Goose eggs. A rare find. A luxury, I would say. One goose egg is about 3–4 or even 5 times bigger than a chicken egg, with a much thicker shell, richer yolk, and higher cholesterol level. When preparing cakes, you must carefully weigh goose eggs and calculate the proper proportions. But cakes are not the only thing you can prepare with goose eggs – omelets, casseroles, and other dishes that use chicken eggs will do. But don’t eat them raw.
Quail eggs. Every timeI go to the market to visit my egg man, he tells me how healthy quail eggs are (they also contain lots of good things) and how I should prepare them, shells and all, in shakes. I do use them when I get them, but, sadly, we don’t eat them often. Step by step they are replacing chicken eggs, especially in salads or as garnish. The one food where quail egg wins is mayonnaise – I love that it is lighter and healthier, because quail eggs do not hold salmonella. If I only have quail eggs at home and want to replace chicken eggs with them, then the approximate proportion of quail eggs to chicken eggs is 5 to 1. If you need 6 chicken eggs, then your “favourite” pastime will become breaking quail eggs.
Something to know!
To check an egg’s freshness, place it in a bowl of water. If the egg floats, it is old, and you should avoid eating it. If the egg sinks and stays at the bottom with the fat end down, it is fresh. If it stays down on its side, then it is a few days old, but can safely be eaten.
It’s best to store eggs with the pointy end down and fat end up.

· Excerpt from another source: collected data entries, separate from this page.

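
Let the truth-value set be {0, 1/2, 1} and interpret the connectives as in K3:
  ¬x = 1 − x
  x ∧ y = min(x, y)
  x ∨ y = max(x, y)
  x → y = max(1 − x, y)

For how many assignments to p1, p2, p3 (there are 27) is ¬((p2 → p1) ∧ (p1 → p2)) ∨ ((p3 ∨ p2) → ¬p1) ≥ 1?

value 1: 13 assignments (counts)
value 1/2: 11 assignments
value 0: 3 assignments
So 13 of the 27 assignments meet the threshold.

13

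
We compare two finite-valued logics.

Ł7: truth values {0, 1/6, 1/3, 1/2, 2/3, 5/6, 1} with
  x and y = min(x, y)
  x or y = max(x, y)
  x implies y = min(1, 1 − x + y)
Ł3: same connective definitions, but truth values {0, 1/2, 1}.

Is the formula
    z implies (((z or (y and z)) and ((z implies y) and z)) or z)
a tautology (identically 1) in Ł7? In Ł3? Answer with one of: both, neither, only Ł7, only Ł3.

In Ł7: every assignment gives 1 — tautology.
In Ł3: every assignment gives 1 — tautology.

both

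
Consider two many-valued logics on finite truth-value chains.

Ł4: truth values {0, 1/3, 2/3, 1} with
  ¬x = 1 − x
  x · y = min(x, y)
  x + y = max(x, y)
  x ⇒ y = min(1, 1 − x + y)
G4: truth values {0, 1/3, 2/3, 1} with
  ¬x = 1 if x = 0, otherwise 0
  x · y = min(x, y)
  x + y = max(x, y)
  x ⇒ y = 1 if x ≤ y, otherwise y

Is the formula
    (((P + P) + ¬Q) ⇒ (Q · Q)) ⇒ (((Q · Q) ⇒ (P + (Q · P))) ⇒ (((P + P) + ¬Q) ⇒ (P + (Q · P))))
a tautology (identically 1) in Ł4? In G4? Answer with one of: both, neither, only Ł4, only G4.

In Ł4: every assignment gives 1 — tautology.
In G4: every assignment gives 1 — tautology.

both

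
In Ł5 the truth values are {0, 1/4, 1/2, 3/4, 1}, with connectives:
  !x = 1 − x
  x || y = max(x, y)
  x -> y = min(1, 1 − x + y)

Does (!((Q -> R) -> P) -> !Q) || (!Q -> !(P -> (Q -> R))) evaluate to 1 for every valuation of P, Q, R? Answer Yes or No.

No

Counterexample: take P = 0, Q = 1/4, R = 1/4.
Q -> R = 1/4 -> 1/4 = 1
(Q -> R) -> P = 1 -> 0 = 0
!((Q -> R) -> P) = !0 = 1
!Q = !1/4 = 3/4
!((Q -> R) -> P) -> !Q = 1 -> 3/4 = 3/4
!Q = !1/4 = 3/4
Q -> R = 1/4 -> 1/4 = 1
P -> (Q -> R) = 0 -> 1 = 1
!(P -> (Q -> R)) = !1 = 0
!Q -> !(P -> (Q -> R)) = 3/4 -> 0 = 1/4
(!((Q -> R) -> P) -> !Q) || (!Q -> !(P -> (Q -> R))) = 3/4 || 1/4 = 3/4
This gives 3/4 ≠ 1.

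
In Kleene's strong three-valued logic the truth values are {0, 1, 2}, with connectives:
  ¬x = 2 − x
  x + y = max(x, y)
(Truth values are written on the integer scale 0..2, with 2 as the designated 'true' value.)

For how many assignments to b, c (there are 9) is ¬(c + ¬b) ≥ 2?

b = 0, c = 0 ↦ 0  <
b = 0, c = 1 ↦ 0  <
b = 0, c = 2 ↦ 0  <
b = 1, c = 0 ↦ 1  <
b = 1, c = 1 ↦ 1  <
b = 1, c = 2 ↦ 0  <
b = 2, c = 0 ↦ 2  ≥
b = 2, c = 1 ↦ 1  <
b = 2, c = 2 ↦ 0  <
So 1 of the 9 assignments meets the threshold.

1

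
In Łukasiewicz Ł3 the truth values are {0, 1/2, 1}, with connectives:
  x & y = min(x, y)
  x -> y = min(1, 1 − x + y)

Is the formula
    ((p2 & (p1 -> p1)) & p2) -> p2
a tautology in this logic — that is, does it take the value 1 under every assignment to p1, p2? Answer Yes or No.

p1 = 0, p2 = 0 ↦ 1
p1 = 0, p2 = 1/2 ↦ 1
p1 = 0, p2 = 1 ↦ 1
p1 = 1/2, p2 = 0 ↦ 1
p1 = 1/2, p2 = 1/2 ↦ 1
p1 = 1/2, p2 = 1 ↦ 1
p1 = 1, p2 = 0 ↦ 1
p1 = 1, p2 = 1/2 ↦ 1
p1 = 1, p2 = 1 ↦ 1
Every assignment gives a value ≥ 1.

Yes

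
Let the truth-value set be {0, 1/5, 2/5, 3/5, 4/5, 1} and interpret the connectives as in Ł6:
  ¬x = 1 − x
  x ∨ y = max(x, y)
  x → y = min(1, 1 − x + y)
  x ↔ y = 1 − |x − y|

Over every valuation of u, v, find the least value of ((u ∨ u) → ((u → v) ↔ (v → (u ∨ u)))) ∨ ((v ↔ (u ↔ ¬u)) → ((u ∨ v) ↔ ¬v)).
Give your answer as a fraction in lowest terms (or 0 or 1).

Take u = 4/5, v = 2/5:
u ∨ u = 4/5 ∨ 4/5 = 4/5
u → v = 4/5 → 2/5 = 3/5
u ∨ u = 4/5 ∨ 4/5 = 4/5
v → (u ∨ u) = 2/5 → 4/5 = 1
(u → v) ↔ (v → (u ∨ u)) = 3/5 ↔ 1 = 3/5
(u ∨ u) → ((u → v) ↔ (v → (u ∨ u))) = 4/5 → 3/5 = 4/5
¬u = ¬4/5 = 1/5
u ↔ ¬u = 4/5 ↔ 1/5 = 2/5
v ↔ (u ↔ ¬u) = 2/5 ↔ 2/5 = 1
u ∨ v = 4/5 ∨ 2/5 = 4/5
¬v = ¬2/5 = 3/5
(u ∨ v) ↔ ¬v = 4/5 ↔ 3/5 = 4/5
(v ↔ (u ↔ ¬u)) → ((u ∨ v) ↔ ¬v) = 1 → 4/5 = 4/5
((u ∨ u) → ((u → v) ↔ (v → (u ∨ u)))) ∨ ((v ↔ (u ↔ ¬u)) → ((u ∨ v) ↔ ¬v)) = 4/5 ∨ 4/5 = 4/5
No assignment yields a value below 4/5, so this is the minimum.

4/5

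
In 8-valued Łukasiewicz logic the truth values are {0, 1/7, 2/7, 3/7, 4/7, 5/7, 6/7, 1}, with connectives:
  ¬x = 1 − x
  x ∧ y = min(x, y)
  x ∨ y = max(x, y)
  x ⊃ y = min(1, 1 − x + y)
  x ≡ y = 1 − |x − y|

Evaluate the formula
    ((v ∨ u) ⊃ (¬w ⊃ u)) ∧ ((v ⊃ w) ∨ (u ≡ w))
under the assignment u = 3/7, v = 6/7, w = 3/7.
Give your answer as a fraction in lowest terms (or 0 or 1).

1

v ∨ u = 6/7 ∨ 3/7 = 6/7
¬w = ¬3/7 = 4/7
¬w ⊃ u = 4/7 ⊃ 3/7 = 6/7
(v ∨ u) ⊃ (¬w ⊃ u) = 6/7 ⊃ 6/7 = 1
v ⊃ w = 6/7 ⊃ 3/7 = 4/7
u ≡ w = 3/7 ≡ 3/7 = 1
(v ⊃ w) ∨ (u ≡ w) = 4/7 ∨ 1 = 1
((v ∨ u) ⊃ (¬w ⊃ u)) ∧ ((v ⊃ w) ∨ (u ≡ w)) = 1 ∧ 1 = 1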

Store eggs in the box you got them or closed dish – eggs absorb surrounding odors easily. If the room is under 23 degrees, you can store them like that, but if hotter, then fridge has to be your choice.
Wash the egg just before using.
Duck eggs can be stored up to 6 weeks, but they are best used within 10 days.
Goose eggs, if they are fresh, can be stored 3 weeks in the fridge in a closed dish.
Chicken eggs can be stored 3‒4 weeks.
A chicken egg white can be stored in a dish 2‒4 days.
Whole egg yolks can be covered with cold water and stored in a closed dish 2‒4 days.
Hard-boiled eggs can be stored 1 week.
Food that contains eggs can be stored in the fridge 3‒4 days.